The judge agreed with Bacon J in easyGroup Ltd v Beauty Perfectionists Ltd [2024] EWHC 1441 (Ch), [2024] FSR 28 that this amounted to a coherent sub-category of retail services for the reasons he gave at [144]:

“The provision of retail services in supplying certain goods (essentially of a gifts character) to those travelling by aircraft, which the passengers receive onboard and disembark with at their destination, is essentially different from providing a retail store, a market stall, wholesale premises or a website for purchase. It is an ancillary service of convenience to a very limited market. I would add two points to her reasoning. First, while at one level retailing other people’s manufactured goods can be seen as a single descriptive category, in whatever exact way it is performed, in reality it is such a broad category of different types of services provided to different consumers that it ought to be susceptible to different subcategories, as long as these are not arbitrary.
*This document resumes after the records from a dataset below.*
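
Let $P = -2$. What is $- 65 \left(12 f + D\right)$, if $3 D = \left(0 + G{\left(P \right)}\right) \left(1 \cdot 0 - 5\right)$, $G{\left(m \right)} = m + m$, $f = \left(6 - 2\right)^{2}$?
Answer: $- \frac{38740}{3} \approx -12913.0$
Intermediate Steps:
$f = 16$ ($f = 4^{2} = 16$)
$G{\left(m \right)} = 2 m$
$D = \frac{20}{3}$ ($D = \frac{\left(0 + 2 \left(-2\right)\right) \left(1 \cdot 0 - 5\right)}{3} = \frac{\left(0 - 4\right) \left(0 - 5\right)}{3} = \frac{\left(-4\right) \left(-5\right)}{3} = \frac{1}{3} \cdot 20 = \frac{20}{3} \approx 6.6667$)
$- 65 \left(12 f + D\right) = - 65 \left(12 \cdot 16 + \frac{20}{3}\right) = - 65 \left(192 + \frac{20}{3}\right) = \left(-65\right) \frac{596}{3} = - \frac{38740}{3}$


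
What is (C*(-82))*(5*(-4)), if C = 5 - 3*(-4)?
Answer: 27880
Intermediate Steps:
C = 17 (C = 5 + 12 = 17)
(C*(-82))*(5*(-4)) = (17*(-82))*(5*(-4)) = -1394*(-20) = 27880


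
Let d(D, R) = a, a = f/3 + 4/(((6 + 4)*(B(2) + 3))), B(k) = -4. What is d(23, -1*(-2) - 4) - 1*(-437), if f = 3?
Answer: 2188/5 ≈ 437.60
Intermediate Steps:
a = 3/5 (a = 3/3 + 4/(((6 + 4)*(-4 + 3))) = 3*(1/3) + 4/((10*(-1))) = 1 + 4/(-10) = 1 + 4*(-1/10) = 1 - 2/5 = 3/5 ≈ 0.60000)
d(D, R) = 3/5
d(23, -1*(-2) - 4) - 1*(-437) = 3/5 - 1*(-437) = 3/5 + 437 = 2188/5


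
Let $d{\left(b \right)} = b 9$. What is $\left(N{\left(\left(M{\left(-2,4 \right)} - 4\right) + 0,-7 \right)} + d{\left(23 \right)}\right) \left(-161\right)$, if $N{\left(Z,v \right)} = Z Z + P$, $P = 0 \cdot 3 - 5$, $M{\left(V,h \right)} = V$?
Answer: $-38318$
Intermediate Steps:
$P = -5$ ($P = 0 - 5 = -5$)
$N{\left(Z,v \right)} = -5 + Z^{2}$ ($N{\left(Z,v \right)} = Z Z - 5 = Z^{2} - 5 = -5 + Z^{2}$)
$d{\left(b \right)} = 9 b$
$\left(N{\left(\left(M{\left(-2,4 \right)} - 4\right) + 0,-7 \right)} + d{\left(23 \right)}\right) \left(-161\right) = \left(\left(-5 + \left(\left(-2 - 4\right) + 0\right)^{2}\right) + 9 \cdot 23\right) \left(-161\right) = \left(\left(-5 + \left(-6 + 0\right)^{2}\right) + 207\right) \left(-161\right) = \left(\left(-5 + \left(-6\right)^{2}\right) + 207\right) \left(-161\right) = \left(\left(-5 + 36\right) + 207\right) \left(-161\right) = \left(31 + 207\right) \left(-161\right) = 238 \left(-161\right) = -38318$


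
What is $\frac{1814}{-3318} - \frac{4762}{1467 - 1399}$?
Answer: $- \frac{3980917}{56406} \approx -70.576$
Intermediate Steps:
$\frac{1814}{-3318} - \frac{4762}{1467 - 1399} = 1814 \left(- \frac{1}{3318}\right) - \frac{4762}{1467 - 1399} = - \frac{907}{1659} - \frac{4762}{68} = - \frac{907}{1659} - \frac{2381}{34} = - \frac{3980917}{56406}$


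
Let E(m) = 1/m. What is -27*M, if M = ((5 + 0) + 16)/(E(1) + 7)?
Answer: -567/8 ≈ -70.875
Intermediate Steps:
M = 21/8 (M = ((5 + 0) + 16)/(1/1 + 7) = (5 + 16)/(1 + 7) = 21/8 ≈ 2.6250)
-27*M = -27*21/8 = -567/8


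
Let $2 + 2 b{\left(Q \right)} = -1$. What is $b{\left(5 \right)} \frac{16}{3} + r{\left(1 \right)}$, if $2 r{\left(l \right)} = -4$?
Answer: $-10$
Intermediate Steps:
$b{\left(Q \right)} = - \frac{3}{2}$ ($b{\left(Q \right)} = -1 + \frac{1}{2} \left(-1\right) = -1 - \frac{1}{2} = - \frac{3}{2}$)
$r{\left(l \right)} = -2$ ($r{\left(l \right)} = \frac{1}{2} \left(-4\right) = -2$)
$b{\left(5 \right)} \frac{16}{3} + r{\left(1 \right)} = - \frac{3 \cdot \frac{16}{3}}{2} - 2 = - \frac{3 \cdot 16 \cdot \frac{1}{3}}{2} - 2 = \left(- \frac{3}{2}\right) \frac{16}{3} - 2 = -8 - 2 = -10$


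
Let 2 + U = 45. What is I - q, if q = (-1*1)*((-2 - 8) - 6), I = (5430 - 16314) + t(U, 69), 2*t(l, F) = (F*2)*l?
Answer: -7933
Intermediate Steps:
U = 43 (U = -2 + 45 = 43)
t(l, F) = F*l (t(l, F) = ((F*2)*l)/2 = ((2*F)*l)/2 = (2*F*l)/2 = F*l)
I = -7917 (I = (5430 - 16314) + 69*43 = -10884 + 2967 = -7917)
q = 16 (q = -(-10 - 6) = -1*(-16) = 16)
I - q = -7917 - 1*16 = -7917 - 16 = -7933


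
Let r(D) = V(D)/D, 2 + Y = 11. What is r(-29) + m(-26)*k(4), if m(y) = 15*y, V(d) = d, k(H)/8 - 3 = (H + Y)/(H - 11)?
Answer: -24953/7 ≈ -3564.7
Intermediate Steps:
Y = 9 (Y = -2 + 11 = 9)
k(H) = 24 + 8*(9 + H)/(-11 + H) (k(H) = 24 + 8*((H + 9)/(H - 11)) = 24 + 8*((9 + H)/(-11 + H)) = 24 + 8*(9 + H)/(-11 + H))
r(D) = 1 (r(D) = D/D = 1)
r(-29) + m(-26)*k(4) = 1 + (15*(-26))*(32*(-6 + 4)/(-11 + 4)) = 1 - 12480*(-2)/(-7) = 1 - 12480*(-1)*(-2)/7 = 1 - 390*64/7 = 1 - 24960/7 = -24953/7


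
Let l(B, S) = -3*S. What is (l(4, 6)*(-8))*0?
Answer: 0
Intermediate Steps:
(l(4, 6)*(-8))*0 = (-3*6*(-8))*0 = -18*(-8)*0 = 144*0 = 0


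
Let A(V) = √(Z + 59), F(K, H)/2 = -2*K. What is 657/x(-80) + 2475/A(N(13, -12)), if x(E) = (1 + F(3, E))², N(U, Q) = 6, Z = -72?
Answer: 657/121 - 2475*I*√13/13 ≈ 5.4297 - 686.44*I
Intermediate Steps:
F(K, H) = -4*K (F(K, H) = 2*(-2*K) = -4*K)
A(V) = I*√13 (A(V) = √(-72 + 59) = √(-13) = I*√13)
x(E) = 121 (x(E) = (1 - 4*3)² = (1 - 12)² = (-11)² = 121)
657/x(-80) + 2475/A(N(13, -12)) = 657/121 + 2475/((I*√13)) = 657*(1/121) + 2475*(-I*√13/13) = 657/121 - 2475*I*√13/13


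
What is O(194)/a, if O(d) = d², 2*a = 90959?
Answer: 75272/90959 ≈ 0.82754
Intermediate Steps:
a = 90959/2 (a = (½)*90959 = 90959/2 ≈ 45480.)
O(194)/a = 194²/(90959/2) = 37636*(2/90959) = 75272/90959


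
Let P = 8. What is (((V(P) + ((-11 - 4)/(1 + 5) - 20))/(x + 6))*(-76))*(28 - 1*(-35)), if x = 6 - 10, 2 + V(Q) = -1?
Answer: 61047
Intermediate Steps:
V(Q) = -3 (V(Q) = -2 - 1 = -3)
x = -4
(((V(P) + ((-11 - 4)/(1 + 5) - 20))/(x + 6))*(-76))*(28 - 1*(-35)) = (((-3 + ((-11 - 4)/(1 + 5) - 20))/(-4 + 6))*(-76))*(28 - 1*(-35)) = (((-3 + (-15/6 - 20))/2)*(-76))*(28 + 35) = (((-3 + (-15*⅙ - 20))*(½))*(-76))*63 = (((-3 + (-5/2 - 20))*(½))*(-76))*63 = (((-3 - 45/2)*(½))*(-76))*63 = (-51/2*½*(-76))*63 = -51/4*(-76)*63 = 969*63 = 61047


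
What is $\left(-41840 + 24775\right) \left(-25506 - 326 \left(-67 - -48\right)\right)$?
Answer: $329559280$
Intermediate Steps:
$\left(-41840 + 24775\right) \left(-25506 - 326 \left(-67 - -48\right)\right) = - 17065 \left(-25506 - 326 \left(-67 + 48\right)\right) = - 17065 \left(-25506 - -6194\right) = - 17065 \left(-25506 + 6194\right) = \left(-17065\right) \left(-19312\right) = 329559280$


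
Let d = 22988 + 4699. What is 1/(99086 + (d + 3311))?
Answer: 1/130084 ≈ 7.6873e-6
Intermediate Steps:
d = 27687
1/(99086 + (d + 3311)) = 1/(99086 + (27687 + 3311)) = 1/(99086 + 30998) = 1/130084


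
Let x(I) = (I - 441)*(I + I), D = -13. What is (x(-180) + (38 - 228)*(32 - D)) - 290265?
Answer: -75255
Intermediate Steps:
x(I) = 2*I*(-441 + I) (x(I) = (-441 + I)*(2*I) = 2*I*(-441 + I))
(x(-180) + (38 - 228)*(32 - D)) - 290265 = (2*(-180)*(-441 - 180) + (38 - 228)*(32 - 1*(-13))) - 290265 = (2*(-180)*(-621) - 190*(32 + 13)) - 290265 = (223560 - 190*45) - 290265 = (223560 - 8550) - 290265 = 215010 - 290265 = -75255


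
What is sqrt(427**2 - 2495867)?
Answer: I*sqrt(2313538) ≈ 1521.0*I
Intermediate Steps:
sqrt(427**2 - 2495867) = sqrt(182329 - 2495867) = sqrt(-2313538) = I*sqrt(2313538)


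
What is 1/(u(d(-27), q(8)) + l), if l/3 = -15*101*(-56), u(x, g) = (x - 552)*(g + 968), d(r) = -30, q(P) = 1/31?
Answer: -31/9575118 ≈ -3.2376e-6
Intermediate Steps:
q(P) = 1/31
u(x, g) = (-552 + x)*(968 + g)
l = 254520 (l = 3*(-15*101*(-56)) = 3*(-1515*(-56)) = 3*84840 = 254520)
1/(u(d(-27), q(8)) + l) = 1/((-534336 - 552*1/31 + 968*(-30) + (1/31)*(-30)) + 254520) = 1/((-534336 - 552/31 - 29040 - 30/31) + 254520) = 1/(-17465238/31 + 254520) = 1/(-9575118/31) = -31/9575118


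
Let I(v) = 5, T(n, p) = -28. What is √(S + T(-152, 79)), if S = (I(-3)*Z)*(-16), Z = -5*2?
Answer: 2*√193 ≈ 27.785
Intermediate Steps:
Z = -10
S = 800 (S = (5*(-10))*(-16) = -50*(-16) = 800)
√(S + T(-152, 79)) = √(800 - 28) = √772 = 2*√193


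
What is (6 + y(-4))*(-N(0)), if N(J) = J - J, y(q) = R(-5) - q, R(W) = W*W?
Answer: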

Second, that if the matter is looked at in terms of the final sentence of  Kitchin LJ’s fourth proposition (‘ultimately it is the task of the tribunal to arrive at a fair specification of goods or services having regard to the use which has been made of the mark’), it is self-evidently fair to specify the services for which the Claimant has used the mark throughout the 5 years as being solely in connection with flights on aircraft, as there has been no other kind of retail of those goods; and no consumer would be likely to consider that offering the same goods for sale in a bricks and mortar store, or on a home delivery website, was anything to do with easyJet or easyGroup, given their wholly distinct retail operations.”

49.

Nevertheless, the judge did not restrict the part of the specification of services of the second easyJet mark which covered “retail services connected with the sale of jewelry [sic], watches, purses, wallets, pouches and handbags” to “inflight retail services” as Bacon J had done with a different part of the specification. Instead, he restricted it to “retail services provided to airline passengers”.